Background: Prevalence of hyperprolactinemia in patients with acromegaly is 30 to 40%. Since recently, the necessity of screening for acromegaly in hyperprolactinemic patients with pituitary adenoma has been actively debated. The literature on this issue has been controversial, with some authors describing significant differences of clinical and biochemical parameters in acromegaly patients with normal or increased prolactin levels, while others state the absence of such differences.
Aim: To identify hallmarks of clinical and biochemical parameters in patients with acromegaly and normal or increased prolactin level.

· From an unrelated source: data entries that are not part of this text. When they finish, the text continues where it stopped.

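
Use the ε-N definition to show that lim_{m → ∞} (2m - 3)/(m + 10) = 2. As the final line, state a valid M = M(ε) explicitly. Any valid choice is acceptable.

M = 23/ε

Suppose ε > 0. For m ≥ 1, |(2m - 3)/(m + 10) − 2| = |-23|/((m + 10)) = 23/((m + 10)).
Since m + 10 ≥ m for m ≥ 1, this is ≤ 23/(m) = 23/m.
So |(2m - 3)/(m + 10) − 2| < ε whenever m > 23/ε.
Take M = 23/ε. If m > M then |(2m - 3)/(m + 10) − 2| ≤ 23/m < ε.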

Methods: We performed a single center, single sample retrospective, observational cohort uncontrolled non-interventional study in 306 patients (70 men and 236 women) with acromegaly examined from July 2021 to June 2024, 50 of them with a pituitary microadenomas and 256 with macroadenomas. The patients were divided into two groups: acromegaly without hyperprolactinemia (n = 234) and acromegaly with hyperprolactinemia (n = 72). The groups were compared for age, gender, clinical manifestations, insulin-like growth factor 1 (IGF1) levels, characteristics of pituitary adenomas and efficacy of the treatment. In the patients with acromegaly and hyperprolactinemia we additionally analyzed prolactin levels at disease manifestation, an association between the suprasellar adenoma growth and prolactin, and an association between prolactin levels and adenoma volume at the disease onset, before treatment.

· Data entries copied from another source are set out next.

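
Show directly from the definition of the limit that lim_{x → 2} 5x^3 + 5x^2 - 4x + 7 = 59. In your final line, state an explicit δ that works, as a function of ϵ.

δ = min(1, ϵ/116)

Suppose ϵ > 0. We want δ > 0 such that 0 < |x − 2| < δ implies |(5x^3 + 5x^2 - 4x + 7) − 59| < ϵ.
(5x^3 + 5x^2 - 4x + 7) − 59 = 5x^3 + 5x^2 - 4x - 52 = (x − 2)(5x^2 + 15x + 26).
So |(5x^3 + 5x^2 - 4x + 7) − 59| = |x − 2|·|5x^2 + 15x + 26|.
Assume first that |x − 2| < 1, so |x| < 3. Then |5x^2 + 15x + 26| ≤ 5·3^2 + 15·3 + 26 = 116.
Hence |(5x^3 + 5x^2 - 4x + 7) − 59| ≤ 116|x − 2| < ϵ provided |x − 2| < ϵ/116.
Take δ = min(1, ϵ/116). Then 0 < |x − 2| < δ gives both |x − 2| < 1 and |x − 2| < ϵ/116, so |(5x^3 + 5x^2 - 4x + 7) − 59| < ϵ.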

Results: Hyperprolactinemia was significantly less common, than acromegaly without hyperprolactinemia, associated with acromegalic enlargement of the face (odds ratio [OR] 0.34, 95% confidence interval [CI] 0.19–0.62, р 0.001), hands and feet enlargement (OR 0.06, 95% CI 0.03–0.12, р 0.001), but more common with visual field derangement (OR 2.8, 95% CI 1.06–7.39, р = 0.043), menstrual cycle abnormalities in women (OR 4.11, 95% CI 2.14–7.88, р 0.001) and breast discharge (OR 18.71, 95% CI 4–87.61, р 0.001). The patients with acromegaly and hyperprolactinemia noticed their first symptoms of the disease at a younger age (median 37 [25; 46] years vs 41.5 [32; 51.5] years, р = 0.004) and were diagnosed with acromegaly also earlier, than the patients with acromegaly without hyperprolactinemia (45 [34.5; 55] years vs 52 [42; 61] years, р 0.001). There were no differences in the disease latency, biochemical activity of acromegaly and gender distribution. The volume of pituitary adenomas in the patients with acromegaly and hyperprolactinemia was larger, compared to that in the patients without hyperprolactinemia (4445 [1649; 7767] mm3 vs 1242 [448; 3740] mm3, р 0.001). No correlation was found between the pituitary adenoma volume and prolactin levels. The rates of acromegaly control in both groups were not significantly different.
Conclusion: The results of our study emphasize the importance to exclude acromegaly in patients with prolactinomas and in those with suspected pituitary stalk compression (which is characterized by moderate hyperprolactinemia and suprasellar growth of the pituitary adenoma), even in the absence of pathognomic signs of increased secretion of growth hormone. Hyperprolactinemia does not affect the treatment outcomes in acromegaly, and more frequent administration of dopamine receptor agonists does not result in an increased proportion of patients with biochemical control of the main disease.